Unpopular Culture: Pushing The Envelope with Iman N. Milner
Interview by LaChelle Chrysanne
Actress, Writer and Producer Iman N. Milner, doesn’t ask for permission. And rightfully so-- she doesn’t need it. She didn’t need it when she co-produced, co-wrote and starred in her own short film or when she wrote and self-published a book of poetry inspired by a really bad breakup. She didn’t even need it when she wrote one of her first short stories as a child about an Elmo toothbrush. Beyond achieving creative accomplishments without asking for permission or waiting for someone to give her a big break, what stands out most about her is that in a world full of fame-hungry opportunists and Instagram clones she is her authentic self. An underlying attitude of living her truth shines through in the work she has done including writing about deeply personal experiences, creating a platform for women to celebrate the beauty of imperfection and pushing the envelope of what it means to be a Black actress in the rapidly changing yet persistently unsettled culture of Hollywood.
UC: You’ve been a part of a lot of independent projects such as Chef Julian on Black&Sexy TV and Awkward Black Girl. You’ve also produced and co-written your own short film Love Escapes Us which you won the Essence Black Women in Hollywood Discovery Award for. We’re starting to see a lot of actors and actresses write and produce their own content, especially women of color who often are afforded the least opportunities in Hollywood. Could you tell me a bit about how that has affected the culture of auditioning for roles versus creating your own opportunities, how do you balance the two?
INM: Well I think it's hard to figure out what to put first. You definitely don't want to cut yourself off from any opportunities. Most of us have decided to create our own opportunities instead of waiting for people to get to know you through seeing you audition because there's no way to know if Mara [Brock Akil] sees your tape if you go in for Being Mary Jane or something. If you can make your own work and somehow get a platform like Essence to promote you or do what Issa [Rae] did with YouTube, you’re able to put yourself in a position where people feel like they have something to gain from hiring you and that's something that you have to become comfortable with. I think it was Karen Civil who told me you're not of use unless someone can use you.
UC: That’s so true.
INM: Everybody wants to have an even exchange. People may want to work with you because you seem cool or they see you've taken one of step for yourself so they’re willing to now take the rest of the steps for you. You're not just auditioning, coming off the street and getting noticed like your Denzel’s and Angela Bassett’s. You have to have put in a lot of work and a lot of time on your own. Even the work of agents and managers is not as easy as it used to be. If you want to get a new manager or agent you really have to have done something already to even get that first step---but managers and agents are how you're supposed to get the work.. So you either sit around waiting for it to happen or you’re gonna do something.
I think this part of the entertainment industry was kind of late on that. Rappers did that first. They can make a mixtape and its dope.
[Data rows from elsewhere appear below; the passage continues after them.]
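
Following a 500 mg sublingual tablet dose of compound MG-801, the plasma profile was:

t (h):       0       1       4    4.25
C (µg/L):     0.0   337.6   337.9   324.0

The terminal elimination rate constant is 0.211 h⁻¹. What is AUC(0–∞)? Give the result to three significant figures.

Trapezoidal AUC_0→4.25:
  [0→1]: (0.0+337.6)/2 × 1 = 168.8
  [1→4]: (337.6+337.9)/2 × 3 = 1013.25
  [4→4.25]: (337.9+324.0)/2 × 0.25 = 82.7375
  Sum = 1264.7875 µg/L·h
Extrapolated tail: C_last / k_e = 324.0 / 0.211 = 1535.545
AUC_0→∞ = 1264.7875 + 1535.545 = 2800.3325 µg/L·h

AUC = 2800 µg/L·h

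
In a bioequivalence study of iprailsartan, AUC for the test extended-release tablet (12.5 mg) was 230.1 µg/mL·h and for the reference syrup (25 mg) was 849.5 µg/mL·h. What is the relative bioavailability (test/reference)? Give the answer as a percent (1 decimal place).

F_rel = 54.2%

F_rel = (AUC_test/D_test) / (AUC_ref/D_ref)
      = (230.1/12.5) / (849.5/25)
      = 18.408 / 33.98 = 0.5417 = 54.17%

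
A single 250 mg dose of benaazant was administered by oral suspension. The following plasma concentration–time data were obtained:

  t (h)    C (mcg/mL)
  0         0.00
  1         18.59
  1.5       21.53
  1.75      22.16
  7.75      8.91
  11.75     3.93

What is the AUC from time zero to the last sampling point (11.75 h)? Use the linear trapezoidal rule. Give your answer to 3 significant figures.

Trapezoidal AUC_0→11.75:
  [0→1]: (0.00+18.59)/2 × 1 = 9.295
  [1→1.5]: (18.59+21.53)/2 × 0.5 = 10.03
  [1.5→1.75]: (21.53+22.16)/2 × 0.25 = 5.46125
  [1.75→7.75]: (22.16+8.91)/2 × 6 = 93.21
  [7.75→11.75]: (8.91+3.93)/2 × 4 = 25.68
  Sum = 143.67625 mcg/mL·h

AUC = 144 mcg/mL·h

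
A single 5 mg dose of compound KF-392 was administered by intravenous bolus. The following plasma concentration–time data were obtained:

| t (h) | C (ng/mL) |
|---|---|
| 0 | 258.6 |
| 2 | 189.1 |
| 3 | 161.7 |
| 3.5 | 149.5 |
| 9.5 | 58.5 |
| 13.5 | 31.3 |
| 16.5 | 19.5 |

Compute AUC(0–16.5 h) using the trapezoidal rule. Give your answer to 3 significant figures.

Trapezoidal AUC_0→16.5:
  [0→2]: (258.6+189.1)/2 × 2 = 447.7
  [2→3]: (189.1+161.7)/2 × 1 = 175.4
  [3→3.5]: (161.7+149.5)/2 × 0.5 = 77.8
  [3.5→9.5]: (149.5+58.5)/2 × 6 = 624.0
  [9.5→13.5]: (58.5+31.3)/2 × 4 = 179.6
  [13.5→16.5]: (31.3+19.5)/2 × 3 = 76.2
  Sum = 1580.7 ng/mL·h

AUC = 1580 ng/mL·h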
When you already have a following, you can walk into a label and say 'you need to sign me because I already have 1 billion people who like my music'. With acting it's different because it's such a team thing. You can go and sit on Garageband and make a whole album whereas when you're shooting a movie or a TV show there's a lot of moving parts. You have to have either the money or the resources to get all those moving parts in order to make something. I was privileged in that way to be able to make something, to have resources and friends who were willing to show up for me. I recognize a lot of people don't have that. They're just figuring out how to do it from ground level and it's 20 times harder now than it used to be to do it from ground level. I think for any actor but definitely actors of color it’s just a whole different ball game.
UC: Speaking of actors of color, as a Black actress specifically it’s very easy to get typecast and it seems through working on independent projects you've been able to avoid this. You’re working with people who are passionate about providing wider representation of Black people and Black women. For example, I really loved your character Yasmin on Chef Julian because she just had no fucks to give for anybody. But your character in Love Escapes Us is a completely different very emotional type of person. What are some of your favorite roles that you've played or what are some of your favorite types of genres to act in?
INM: I wanna do it all. I went to school for classical theater, I'd like to do that at some point. It's just very different now getting into theater on a level in which you can provide for yourself. When I first started getting work here it was mostly comedy. I did House of Lies and some Funny or Die stuff. I was Netflix’s spokeswoman last year and that was comedy. I like ingenue type of things just because I don't think you get to see Black women like that a lot. Nia Long, Sanaa Lathan and Jada Pinkett got to be the ingenue women in films in the 90s. I don't really think we've had like a real resurgence of that.
"PEOPLE ARE REALLY COMFORTABLE TALKING ABOUT ALL THE WAYS THEY COULD HAVE OVERCOME THINGS AND NOT VERY MUCH INTERESTED IN TALKING ABOUT WHAT THEY OVERCAME AND I THINK THAT THAT DOES A DISSERVICE."